Carlo Petrini, the edgy Italian who founded the Slow Food Movement, denounces the “altair of profit on which all creativity is sacrified. When gastronomy is commodified through a folkloric, artificial approach, it loses its significance as a conveyor of the dignity, identity and culture of peoples. According to Alice Waters, owner of Chez Panisse – a natural food restaurant in California – and a supporter of small-scale farming, “we’re eating the idea of fast, cheap and easy. The entertainment industry feeds this idea to its customers (all of us), seducing us into the comfort of not having to think.
Physicist, activist and eco-feminist Vandana Shiva argues this to be one of the impoverishing consequences of biotechnology – it supposedly helps farmers by eliminating the need to know their land and take their own decisions. Thus, it destroys local knowledge built over centuries, subduing all decision-making to the efective rulers within the system, namely transnational corporations and the WTO (World Trade Organization). Having no access to the media, farmers lack of a voice against these monster institutions. It is up to young directors to address these issues; but to do that, they must deal with their own dependence first.
In a wonderful 1980 short, Werner Herzog not only eats his own shoe at Chez Panisse, but also calls for a holy war against television and recommends burglary as a fundraising strategy for film. Marginality, illegality, piracy... are not these the sole possible strategies for many third-world filmmakers? Dr. Shiva points out that most Indian people “live the indie way, that is, they survive with informal jobs, relegated to the outskirts of the system which they unknowingly support. Agriculture, the quintessential human labour, so dignified in other cultures, has now been assimilated within the profit-worshipping scheme, pushing farmers out of their land and their traditions, into a life of mind-numbing television in the slums of a big city.
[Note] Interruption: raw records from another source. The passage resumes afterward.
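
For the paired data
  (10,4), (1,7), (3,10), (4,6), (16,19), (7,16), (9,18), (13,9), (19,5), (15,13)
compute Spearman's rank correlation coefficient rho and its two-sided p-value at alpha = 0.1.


Step 1: Rank x and y separately (midranks; no ties here).
rank(x): 10->6, 1->1, 3->2, 4->3, 16->9, 7->4, 9->5, 13->7, 19->10, 15->8
rank(y): 4->1, 7->4, 10->6, 6->3, 19->10, 16->8, 18->9, 9->5, 5->2, 13->7
Step 2: d_i = R_x(i) - R_y(i); compute d_i^2.
  (6-1)^2=25, (1-4)^2=9, (2-6)^2=16, (3-3)^2=0, (9-10)^2=1, (4-8)^2=16, (5-9)^2=16, (7-5)^2=4, (10-2)^2=64, (8-7)^2=1
sum(d^2) = 152.
Step 3: rho = 1 - 6*152 / (10*(10^2 - 1)) = 1 - 912/990 = 0.078788.
Step 4: Under H0, t = rho * sqrt((n-2)/(1-rho^2)) = 0.2235 ~ t(8).
Step 5: Two-sided p-value from the t-distribution with 8 df = 0.828717.
Step 6: alpha = 0.1. fail to reject H0.

rho = 0.0788, p = 0.828717, fail to reject H0 at alpha = 0.1.


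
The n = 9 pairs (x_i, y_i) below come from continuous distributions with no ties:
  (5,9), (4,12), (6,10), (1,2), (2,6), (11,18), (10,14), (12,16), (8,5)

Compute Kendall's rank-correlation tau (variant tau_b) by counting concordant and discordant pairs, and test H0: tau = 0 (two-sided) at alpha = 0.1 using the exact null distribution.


Step 1: Enumerate the 36 unordered pairs (i,j) with i<j and classify each by sign(x_j-x_i) * sign(y_j-y_i).
  (1,2):dx=-1,dy=+3->D; (1,3):dx=+1,dy=+1->C; (1,4):dx=-4,dy=-7->C; (1,5):dx=-3,dy=-3->C
  (1,6):dx=+6,dy=+9->C; (1,7):dx=+5,dy=+5->C; (1,8):dx=+7,dy=+7->C; (1,9):dx=+3,dy=-4->D
  (2,3):dx=+2,dy=-2->D; (2,4):dx=-3,dy=-10->C; (2,5):dx=-2,dy=-6->C; (2,6):dx=+7,dy=+6->C
  (2,7):dx=+6,dy=+2->C; (2,8):dx=+8,dy=+4->C; (2,9):dx=+4,dy=-7->D; (3,4):dx=-5,dy=-8->C
  (3,5):dx=-4,dy=-4->C; (3,6):dx=+5,dy=+8->C; (3,7):dx=+4,dy=+4->C; (3,8):dx=+6,dy=+6->C
  (3,9):dx=+2,dy=-5->D; (4,5):dx=+1,dy=+4->C; (4,6):dx=+10,dy=+16->C; (4,7):dx=+9,dy=+12->C
  (4,8):dx=+11,dy=+14->C; (4,9):dx=+7,dy=+3->C; (5,6):dx=+9,dy=+12->C; (5,7):dx=+8,dy=+8->C
  (5,8):dx=+10,dy=+10->C; (5,9):dx=+6,dy=-1->D; (6,7):dx=-1,dy=-4->C; (6,8):dx=+1,dy=-2->D
  (6,9):dx=-3,dy=-13->C; (7,8):dx=+2,dy=+2->C; (7,9):dx=-2,dy=-9->C; (8,9):dx=-4,dy=-11->C
Step 2: C = 29, D = 7, total pairs = 36.
Step 3: tau = (C - D)/(n(n-1)/2) = (29 - 7)/36 = 0.611111.
Step 4: Exact two-sided p-value (enumerate n! = 362880 permutations of y under H0): p = 0.024741.
Step 5: alpha = 0.1. reject H0.

tau_b = 0.6111 (C=29, D=7), p = 0.024741, reject H0.


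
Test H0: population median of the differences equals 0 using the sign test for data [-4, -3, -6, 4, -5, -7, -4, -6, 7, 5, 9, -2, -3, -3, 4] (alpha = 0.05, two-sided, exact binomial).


Step 1: Discard zero differences. Original n = 15; n_eff = number of nonzero differences = 15.
Nonzero differences (with sign): -4, -3, -6, +4, -5, -7, -4, -6, +7, +5, +9, -2, -3, -3, +4
Step 2: Count signs: positive = 5, negative = 10.
Step 3: Under H0: P(positive) = 0.5, so the number of positives S ~ Bin(15, 0.5).
Step 4: Two-sided exact p-value = sum of Bin(15,0.5) probabilities at or below the observed probability = 0.301758.
Step 5: alpha = 0.05. fail to reject H0.

n_eff = 15, pos = 5, neg = 10, p = 0.301758, fail to reject H0.


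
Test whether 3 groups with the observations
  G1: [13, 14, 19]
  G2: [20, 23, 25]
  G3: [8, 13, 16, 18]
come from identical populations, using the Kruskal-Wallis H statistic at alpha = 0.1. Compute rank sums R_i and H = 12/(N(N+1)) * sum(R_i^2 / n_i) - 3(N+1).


Step 1: Combine all N = 10 observations and assign midranks.
sorted (value, group, rank): (8,G3,1), (13,G1,2.5), (13,G3,2.5), (14,G1,4), (16,G3,5), (18,G3,6), (19,G1,7), (20,G2,8), (23,G2,9), (25,G2,10)
Step 2: Sum ranks within each group.
R_1 = 13.5 (n_1 = 3)
R_2 = 27 (n_2 = 3)
R_3 = 14.5 (n_3 = 4)
Step 3: H = 12/(N(N+1)) * sum(R_i^2/n_i) - 3(N+1)
     = 12/(10*11) * (13.5^2/3 + 27^2/3 + 14.5^2/4) - 3*11
     = 0.109091 * 356.312 - 33
     = 5.870455.
Step 4: Ties present; correction factor C = 1 - 6/(10^3 - 10) = 0.993939. Corrected H = 5.870455 / 0.993939 = 5.906250.
Step 5: Under H0, H ~ chi^2(2); p-value = 0.052176.
Step 6: alpha = 0.1. reject H0.

H = 5.9062, df = 2, p = 0.052176, reject H0.


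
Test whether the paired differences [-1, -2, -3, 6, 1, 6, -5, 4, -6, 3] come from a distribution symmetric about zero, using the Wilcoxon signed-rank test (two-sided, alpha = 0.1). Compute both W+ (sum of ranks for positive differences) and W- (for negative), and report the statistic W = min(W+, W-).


Step 1: Drop any zero differences (none here) and take |d_i|.
|d| = [1, 2, 3, 6, 1, 6, 5, 4, 6, 3]
Step 2: Midrank |d_i| (ties get averaged ranks).
ranks: |1|->1.5, |2|->3, |3|->4.5, |6|->9, |1|->1.5, |6|->9, |5|->7, |4|->6, |6|->9, |3|->4.5
Step 3: Attach original signs; sum ranks with positive sign and with negative sign.
W+ = 9 + 1.5 + 9 + 6 + 4.5 = 30
W- = 1.5 + 3 + 4.5 + 7 + 9 = 25
(Check: W+ + W- = 55 should equal n(n+1)/2 = 55.)
Step 4: Test statistic W = min(W+, W-) = 25.
Step 5: Ties in |d|, so use the tie-corrected normal approximation.
        E[W] = n(n+1)/4 = 10*11/4 = 27.5.
        Tie groups: |d|=1 (t=2), |d|=3 (t=2), |d|=6 (t=3); sum(t^3 - t) = 36.
        Var[W] = n(n+1)(2n+1)/24 - sum(t^3-t)/48 = 2310/24 - 36/48 = 95.5.
        z = (W - E[W]) / sqrt(Var[W]) = (25 - 27.5) / 9.7724 = -0.2558.
        Two-sided p = 2*Phi(z) = 0.798088.
Step 6: alpha = 0.1. fail to reject H0.

W+ = 30, W- = 25, W = min = 25, p = 0.798088, fail to reject H0.


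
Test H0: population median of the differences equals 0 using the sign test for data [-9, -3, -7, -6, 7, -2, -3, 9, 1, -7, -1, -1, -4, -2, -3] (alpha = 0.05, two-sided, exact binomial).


Step 1: Discard zero differences. Original n = 15; n_eff = number of nonzero differences = 15.
Nonzero differences (with sign): -9, -3, -7, -6, +7, -2, -3, +9, +1, -7, -1, -1, -4, -2, -3
Step 2: Count signs: positive = 3, negative = 12.
Step 3: Under H0: P(positive) = 0.5, so the number of positives S ~ Bin(15, 0.5).
Step 4: Two-sided exact p-value = sum of Bin(15,0.5) probabilities at or below the observed probability = 0.035156.
Step 5: alpha = 0.05. reject H0.

n_eff = 15, pos = 3, neg = 12, p = 0.035156, reject H0.


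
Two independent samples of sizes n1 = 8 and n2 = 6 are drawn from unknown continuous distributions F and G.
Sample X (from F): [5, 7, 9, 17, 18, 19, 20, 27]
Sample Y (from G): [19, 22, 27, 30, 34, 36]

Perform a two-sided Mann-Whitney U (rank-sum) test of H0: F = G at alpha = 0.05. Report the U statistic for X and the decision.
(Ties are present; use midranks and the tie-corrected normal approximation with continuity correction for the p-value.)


Step 1: Combine and sort all 14 observations; assign midranks.
sorted (value, group): (5,X), (7,X), (9,X), (17,X), (18,X), (19,X), (19,Y), (20,X), (22,Y), (27,X), (27,Y), (30,Y), (34,Y), (36,Y)
ranks: 5->1, 7->2, 9->3, 17->4, 18->5, 19->6.5, 19->6.5, 20->8, 22->9, 27->10.5, 27->10.5, 30->12, 34->13, 36->14
Step 2: Rank sum for X: R1 = 1 + 2 + 3 + 4 + 5 + 6.5 + 8 + 10.5 = 40.
Step 3: U_X = R1 - n1(n1+1)/2 = 40 - 8*9/2 = 40 - 36 = 4.
       U_Y = n1*n2 - U_X = 48 - 4 = 44.
Step 4: Ties are present, so use the tie-corrected normal approximation (with continuity correction) for the p-value.
Step 5: p-value = 0.011636; compare to alpha = 0.05. reject H0.

U_X = 4, p = 0.011636, reject H0 at alpha = 0.05.


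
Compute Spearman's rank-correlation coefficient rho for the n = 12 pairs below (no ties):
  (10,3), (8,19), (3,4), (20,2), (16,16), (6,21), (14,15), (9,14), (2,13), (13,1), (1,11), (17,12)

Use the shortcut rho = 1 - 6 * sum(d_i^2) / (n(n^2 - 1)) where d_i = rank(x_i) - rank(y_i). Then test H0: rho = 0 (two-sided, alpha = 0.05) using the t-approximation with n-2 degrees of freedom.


Step 1: Rank x and y separately (midranks; no ties here).
rank(x): 10->7, 8->5, 3->3, 20->12, 16->10, 6->4, 14->9, 9->6, 2->2, 13->8, 1->1, 17->11
rank(y): 3->3, 19->11, 4->4, 2->2, 16->10, 21->12, 15->9, 14->8, 13->7, 1->1, 11->5, 12->6
Step 2: d_i = R_x(i) - R_y(i); compute d_i^2.
  (7-3)^2=16, (5-11)^2=36, (3-4)^2=1, (12-2)^2=100, (10-10)^2=0, (4-12)^2=64, (9-9)^2=0, (6-8)^2=4, (2-7)^2=25, (8-1)^2=49, (1-5)^2=16, (11-6)^2=25
sum(d^2) = 336.
Step 3: rho = 1 - 6*336 / (12*(12^2 - 1)) = 1 - 2016/1716 = -0.174825.
Step 4: Under H0, t = rho * sqrt((n-2)/(1-rho^2)) = -0.5615 ~ t(10).
Step 5: Two-sided p-value from the t-distribution with 10 df = 0.586824.
Step 6: alpha = 0.05. fail to reject H0.

rho = -0.1748, p = 0.586824, fail to reject H0 at alpha = 0.05.


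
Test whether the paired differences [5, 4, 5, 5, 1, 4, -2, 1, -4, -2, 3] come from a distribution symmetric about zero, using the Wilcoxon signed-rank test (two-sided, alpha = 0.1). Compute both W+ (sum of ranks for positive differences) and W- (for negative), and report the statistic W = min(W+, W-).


Step 1: Drop any zero differences (none here) and take |d_i|.
|d| = [5, 4, 5, 5, 1, 4, 2, 1, 4, 2, 3]
Step 2: Midrank |d_i| (ties get averaged ranks).
ranks: |5|->10, |4|->7, |5|->10, |5|->10, |1|->1.5, |4|->7, |2|->3.5, |1|->1.5, |4|->7, |2|->3.5, |3|->5
Step 3: Attach original signs; sum ranks with positive sign and with negative sign.
W+ = 10 + 7 + 10 + 10 + 1.5 + 7 + 1.5 + 5 = 52
W- = 3.5 + 7 + 3.5 = 14
(Check: W+ + W- = 66 should equal n(n+1)/2 = 66.)
Step 4: Test statistic W = min(W+, W-) = 14.
Step 5: Ties in |d|, so use the tie-corrected normal approximation.
        E[W] = n(n+1)/4 = 11*12/4 = 33.
        Tie groups: |d|=1 (t=2), |d|=2 (t=2), |d|=4 (t=3), |d|=5 (t=3); sum(t^3 - t) = 60.
        Var[W] = n(n+1)(2n+1)/24 - sum(t^3-t)/48 = 3036/24 - 60/48 = 125.25.
        z = (W - E[W]) / sqrt(Var[W]) = (14 - 33) / 11.1915 = -1.6977.
        Two-sided p = 2*Phi(z) = 0.089562.
Step 6: alpha = 0.1. reject H0.

W+ = 52, W- = 14, W = min = 14, p = 0.089562, reject H0.


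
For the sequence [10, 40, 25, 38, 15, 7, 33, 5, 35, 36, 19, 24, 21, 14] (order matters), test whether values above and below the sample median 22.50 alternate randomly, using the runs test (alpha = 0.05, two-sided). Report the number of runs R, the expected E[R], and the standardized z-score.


Step 1: Compute median = 22.50; label A = above, B = below.
Labels in order: BAAABBABAABABB  (n_A = 7, n_B = 7)
Step 2: Count runs R = 9.
Step 3: Under H0 (random ordering), E[R] = 2*n_A*n_B/(n_A+n_B) + 1 = 2*7*7/14 + 1 = 8.0000.
        Var[R] = 2*n_A*n_B*(2*n_A*n_B - n_A - n_B) / ((n_A+n_B)^2 * (n_A+n_B-1)) = 8232/2548 = 3.2308.
        SD[R] = 1.7974.
Step 4: Continuity-corrected z = (R - 0.5 - E[R]) / SD[R] = (9 - 0.5 - 8.0000) / 1.7974 = 0.2782.
Step 5: Two-sided p-value via normal approximation = 2*(1 - Phi(|z|)) = 0.780879.
Step 6: alpha = 0.05. fail to reject H0.

R = 9, z = 0.2782, p = 0.780879, fail to reject H0.


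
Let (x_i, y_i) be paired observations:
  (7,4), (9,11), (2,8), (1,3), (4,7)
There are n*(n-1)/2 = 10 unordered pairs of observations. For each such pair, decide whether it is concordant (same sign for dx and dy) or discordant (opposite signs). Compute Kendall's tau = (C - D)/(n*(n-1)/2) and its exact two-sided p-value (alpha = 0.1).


Step 1: Enumerate the 10 unordered pairs (i,j) with i<j and classify each by sign(x_j-x_i) * sign(y_j-y_i).
  (1,2):dx=+2,dy=+7->C; (1,3):dx=-5,dy=+4->D; (1,4):dx=-6,dy=-1->C; (1,5):dx=-3,dy=+3->D
  (2,3):dx=-7,dy=-3->C; (2,4):dx=-8,dy=-8->C; (2,5):dx=-5,dy=-4->C; (3,4):dx=-1,dy=-5->C
  (3,5):dx=+2,dy=-1->D; (4,5):dx=+3,dy=+4->C
Step 2: C = 7, D = 3, total pairs = 10.
Step 3: tau = (C - D)/(n(n-1)/2) = (7 - 3)/10 = 0.400000.
Step 4: Exact two-sided p-value (enumerate n! = 120 permutations of y under H0): p = 0.483333.
Step 5: alpha = 0.1. fail to reject H0.

tau_b = 0.4000 (C=7, D=3), p = 0.483333, fail to reject H0.


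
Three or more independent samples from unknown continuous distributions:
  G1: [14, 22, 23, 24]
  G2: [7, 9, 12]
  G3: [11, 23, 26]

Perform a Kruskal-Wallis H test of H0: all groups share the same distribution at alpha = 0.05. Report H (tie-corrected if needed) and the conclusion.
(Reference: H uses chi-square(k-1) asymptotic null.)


Step 1: Combine all N = 10 observations and assign midranks.
sorted (value, group, rank): (7,G2,1), (9,G2,2), (11,G3,3), (12,G2,4), (14,G1,5), (22,G1,6), (23,G1,7.5), (23,G3,7.5), (24,G1,9), (26,G3,10)
Step 2: Sum ranks within each group.
R_1 = 27.5 (n_1 = 4)
R_2 = 7 (n_2 = 3)
R_3 = 20.5 (n_3 = 3)
Step 3: H = 12/(N(N+1)) * sum(R_i^2/n_i) - 3(N+1)
     = 12/(10*11) * (27.5^2/4 + 7^2/3 + 20.5^2/3) - 3*11
     = 0.109091 * 345.479 - 33
     = 4.688636.
Step 4: Ties present; correction factor C = 1 - 6/(10^3 - 10) = 0.993939. Corrected H = 4.688636 / 0.993939 = 4.717226.
Step 5: Under H0, H ~ chi^2(2); p-value = 0.094551.
Step 6: alpha = 0.05. fail to reject H0.

H = 4.7172, df = 2, p = 0.094551, fail to reject H0.


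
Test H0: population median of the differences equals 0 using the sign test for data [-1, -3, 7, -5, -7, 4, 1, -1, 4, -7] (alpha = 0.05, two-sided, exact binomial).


Step 1: Discard zero differences. Original n = 10; n_eff = number of nonzero differences = 10.
Nonzero differences (with sign): -1, -3, +7, -5, -7, +4, +1, -1, +4, -7
Step 2: Count signs: positive = 4, negative = 6.
Step 3: Under H0: P(positive) = 0.5, so the number of positives S ~ Bin(10, 0.5).
Step 4: Two-sided exact p-value = sum of Bin(10,0.5) probabilities at or below the observed probability = 0.753906.
Step 5: alpha = 0.05. fail to reject H0.

n_eff = 10, pos = 4, neg = 6, p = 0.753906, fail to reject H0.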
In this situation, independent film, slow food, and small-scale farming, are means to raise awareness of pressing political issues. As a member of the audience commented, we are not only overeating on food – the industrial system depends on wasted production, and consequently thrives on consumerism. In art as in food, this means: grow your local ingredients, work out your own nourishing recipe, act ethically, and stop putting out so much rubbish.